Mas sua felicidade não durou muito tempo. Poucos dias depois descobriram que o tipo de papel usado nos livros foi inventado apenas cinco anos após a morte do suposto autor. De repente acharam mais um monte de outras incongruências. Tratou-se de uma das fraudes mais impressionantes da história!
A obra foi elaborada a partir do diário do Supremo Comando do Exército Alemão, embelezada pela fantasia de Konrad Kujau. Tipo: “Cinco de Janeiro. Minhas tropas perto de Moscou numa batalha tensa. Estou com dor de cabeça e cólicas. O General de Tal está enchendo meu saco. O único que me entende é meu cachorro”. O esquema típico do mentiroso, pegar uma verdade e depois inventar um monte de mentiras para dar credibilidade a seu falso produto final.
O famoso repórter tinha sido premiado por suas reportagens extraordinárias, uma delas até ajudou a derrubar o governo. Mas depois dessa, ele nunca mais iria escrever. Morreu desprezado, pobre e na solidão. As vendas da revista caíram 80%. A confiança na verdade da imprensa sofreu grandemente.
Kujau ficou preso por três anos. Agora ele era muito famoso e conhecido pela qualidade do seu trabalho.
Começou a ganhar um bom dinheiro, vendendo “cópias originais Kujau”, quadros de pintores famosos, com seu nome na tela, atrás dos nomes de Gauguin, Picasso e outros. As pessoas desprezavam a revista e o repórter, mas todo mundo admirava o gênio que conseguira enganar uma das maiores revistas do mundo.

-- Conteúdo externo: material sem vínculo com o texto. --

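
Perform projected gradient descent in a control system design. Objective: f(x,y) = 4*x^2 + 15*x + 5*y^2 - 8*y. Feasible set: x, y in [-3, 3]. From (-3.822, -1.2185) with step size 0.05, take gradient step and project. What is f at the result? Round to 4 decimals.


Step 1: Compute gradient at (-3.822, -1.2185).
grad_x = 2*4*-3.822 + 15 = -15.576
grad_y = 2*5*-1.2185 - 8 = -20.185
Step 2: Gradient step.
x_raw = -3.822 - 0.05*-15.576 = -3.0432
y_raw = -1.2185 - 0.05*-20.185 = -0.2093
Step 3: Project onto [-3, 3].
x_proj = clip(-3.0432) = -3.0
y_proj = clip(-0.2093) = -0.2093
Step 4: Evaluate f.
f(-3.0, -0.2093) = -7.1071


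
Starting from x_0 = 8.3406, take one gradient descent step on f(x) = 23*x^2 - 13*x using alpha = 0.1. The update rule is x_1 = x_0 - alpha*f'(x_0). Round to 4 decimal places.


We compute the gradient at x_0 and apply the update.
f'(x) = 46*x - 13
f'(8.3406) = 46*8.3406 - 13 = 370.6676
x_1 = 8.3406 - 0.1*370.6676 = -28.7262


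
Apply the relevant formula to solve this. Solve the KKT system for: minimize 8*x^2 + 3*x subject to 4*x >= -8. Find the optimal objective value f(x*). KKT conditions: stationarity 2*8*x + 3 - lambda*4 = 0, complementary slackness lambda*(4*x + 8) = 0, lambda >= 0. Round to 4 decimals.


Step 1: Try lambda = 0 (constraint inactive).
Stationarity: 2*8*x + 3 = 0
x* = -3/(2*8) = -0.1875
Check constraint: 4*-0.1875 = -0.75 >= -8 -- satisfied.
Step 2: Compute optimal value.
f(x*) = 8*(-0.1875)^2 + 3*(-0.1875) = -0.2813


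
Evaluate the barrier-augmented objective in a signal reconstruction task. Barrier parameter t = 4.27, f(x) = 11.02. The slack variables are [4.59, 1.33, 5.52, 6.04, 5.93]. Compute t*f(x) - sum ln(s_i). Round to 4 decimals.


Step 1: Compute log-barrier.
ln values: [1.5239, 0.2852, 1.7084, 1.7984, 1.78]
phi = -(1.5239 + 0.2852 + 1.7084 + 1.7984 + 1.78) = -7.0959
Step 2: Compute augmented objective.
t*f(x) = 4.27*11.02 = 47.0554
Total = 47.0554 - 7.0959 = 39.9595


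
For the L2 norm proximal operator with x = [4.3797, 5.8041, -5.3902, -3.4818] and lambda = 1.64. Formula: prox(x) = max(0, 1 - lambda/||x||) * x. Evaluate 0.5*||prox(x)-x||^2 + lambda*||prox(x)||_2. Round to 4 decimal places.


Step 1: Compute ||x||.
||x|| = 9.6978
Step 2: Compute scaling factor.
scale = max(0, 1 - 1.64/9.6978) = 0.8309
Step 3: prox(x) = [3.639, 4.8226, -4.4787, -2.893]
||prox(x)|| = 8.0578
Step 4: Proximal objective.
0.5*||prox-x||^2 = 1.3448
lambda*||prox|| = 13.2148
Total = 14.5595


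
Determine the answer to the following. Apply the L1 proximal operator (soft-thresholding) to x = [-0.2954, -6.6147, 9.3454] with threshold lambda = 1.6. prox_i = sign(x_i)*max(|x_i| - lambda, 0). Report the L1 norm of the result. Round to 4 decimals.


Soft-thresholding with lambda = 1.6:
prox(-0.2954) = sign(-0.2954)*max(|-0.2954| - 1.6, 0) = 0.0
prox(-6.6147) = sign(-6.6147)*max(|-6.6147| - 1.6, 0) = -5.0147
prox(9.3454) = sign(9.3454)*max(|9.3454| - 1.6, 0) = 7.7454
prox(x) = [0.0, -5.0147, 7.7454]
||prox(x)||_1 = 0.0 + 5.0147 + 7.7454 = 12.7601


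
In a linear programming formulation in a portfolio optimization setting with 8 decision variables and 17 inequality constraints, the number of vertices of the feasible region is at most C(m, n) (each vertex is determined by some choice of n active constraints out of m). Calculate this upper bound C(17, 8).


Each vertex corresponds to some choice of n active constraints out of m, so the number of vertices is at most C(m, n) = m! / (n!(m-n)!).
m = 17, n = 8
Numerator: 17 * 16 * 15 * 14 * 13 * 12 * 11 * 10
Denominator: 8! = 40320
C(17, 8) = 24310


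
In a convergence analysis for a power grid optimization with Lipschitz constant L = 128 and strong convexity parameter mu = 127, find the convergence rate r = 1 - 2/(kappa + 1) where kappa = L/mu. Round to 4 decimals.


Step 1: Compute the condition number.
kappa = L/mu = 128/127 = 1.0079
Step 2: Compute the convergence rate.
r = 1 - 2/(kappa + 1) = 1 - 2*mu/(L + mu) = (L - mu)/(L + mu) = 1/255 = 0.0039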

Sua fama era tão grande que sobreviveu a ele: após sua morte sua sobrinha vendeu quadros pintados pelo tio por um total de 290 000 euros. Ela tinha aprendido com o mestre, porém ela mesma nem os pintou! Simplesmente mandou fazer cópias de obras famosas na China. Pagou 700 euros, pintou o nome do tio nele, e vendeu as obras como “falsificações originais de Konrad Kujau” por 3500 euros.
Um dia a casa caiu. Outra aluna do mestre desconfiava. O grande número dos supostos quadros do tio chamava a atenção. No final a sobrinha foi condenada por falsidade ideológica, tendo falsificado o nome do tio. Foi assim que ela lucrou até com a falsificação de falsificações de um falsário famoso! Quanto mais famoso o nome do original, mais vale a falsificação. A assinatura de Adolf Hitler valeu cinco milhões, a de Konrad Kujau 290.000.
Pesquisei um pouquinho sobre o repórter. Uma frase chamou muito minha atenção. Parece com a atitude de muitos escritores e até cientistas de hoje. Ele disse o seguinte: “Estava procurando apenas provas para a autenticidade dos diários. Nunca considerei a ideia que os livros poderiam ter sido uma fraude.” Totalmente cego pela possibilidade de uma fama enorme e de um grande lucro, ele caiu na armadilha. Simplesmente não estava interessado na verdade, mas obcecado pela fama, pela grande descoberta sobre uma pessoa muito famosa.
O pintor e escritor Konrad Kujau fez algo parecido. Não podia ganhar muito mais com suas bugigangas nazistas, então ele usou o nome do grande ditador para agregar maior valor ao seu trabalho artístico.
Estes princípios existem aparentemente desde sempre. Faz 1800 anos escritores antigos já sabiam muito bem como agregar valor às suas obras usando o nome de Jesus, e ainda hoje em dia Richard Dawkins ganha milhões tentando convencer as pessoas que Deus é uma ilusão. Se ele tentasse descobrir uma solução para o problema das drogas e da violência no Brasil ninguém falaria muito sobre ele. “Dawkins e Deus” vende-se bem melhor do que ”Dawkins e Crack”. O grande nome na capa do livro atrai mais interesse. Nestas páginas tentarei desvendar o que há atrás de algumas destas capas.